Summation of rational series twisted by strongly B-multiplicative coefficients

TL;DR

This paper derives closed-form formulas for summations of rational series twisted by strongly B-multiplicative and certain automatic sequences, expanding the class of series with known explicit evaluations.

Contribution

It introduces methods to evaluate series involving strongly B-multiplicative sequences and extends results to automatic sequences like paperfolding and Golay-Shapiro-Rudin.

Findings

Closed-form evaluations for series with strongly B-multiplicative coefficients.

Explicit formulas for series involving automatic sequences such as paperfolding.

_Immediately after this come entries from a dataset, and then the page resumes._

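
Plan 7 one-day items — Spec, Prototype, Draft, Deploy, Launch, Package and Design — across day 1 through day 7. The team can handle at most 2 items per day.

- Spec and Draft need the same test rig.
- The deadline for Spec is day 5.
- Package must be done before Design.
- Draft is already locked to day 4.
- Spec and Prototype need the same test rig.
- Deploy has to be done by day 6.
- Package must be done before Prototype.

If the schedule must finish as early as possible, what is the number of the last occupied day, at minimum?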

Connections between series sums and special constants like π and Euler numbers.

Abstract

We evaluate in closed form series of the type $\sum u(n) R(n)$, where $(u(n))_n$ is a strongly $B$-multiplicative sequence and $R(n)$ a (well-chosen) rational function. A typical example is: $$ \sum_{n \geq 1} (-1)^{s_2(n)} \frac{4n+1}{2n(2n+1)(2n+2)} = -\frac{1}{4} $$ where $s_2(n)$ is the sum of the binary digits of the integer $n$. Furthermore closed formulas for series involving automatic sequences that are not strongly $B$-multiplicative, such as the regular paperfolding and Golay-Shapiro-Rudin sequences, are obtained; for example, for integer $d \geq 0$: $$ \sum_{n \geq 0} \frac{v(n)}{(n+1)^{2d+1}} = \frac{\pi^{2d+1} |E_{2d}|}{(2^{2d+2}-2)(2d)!} $$ where $(v(n))_n$ is the $\pm 1$ regular paperfolding sequence and $E_{2d}$ is an Euler number.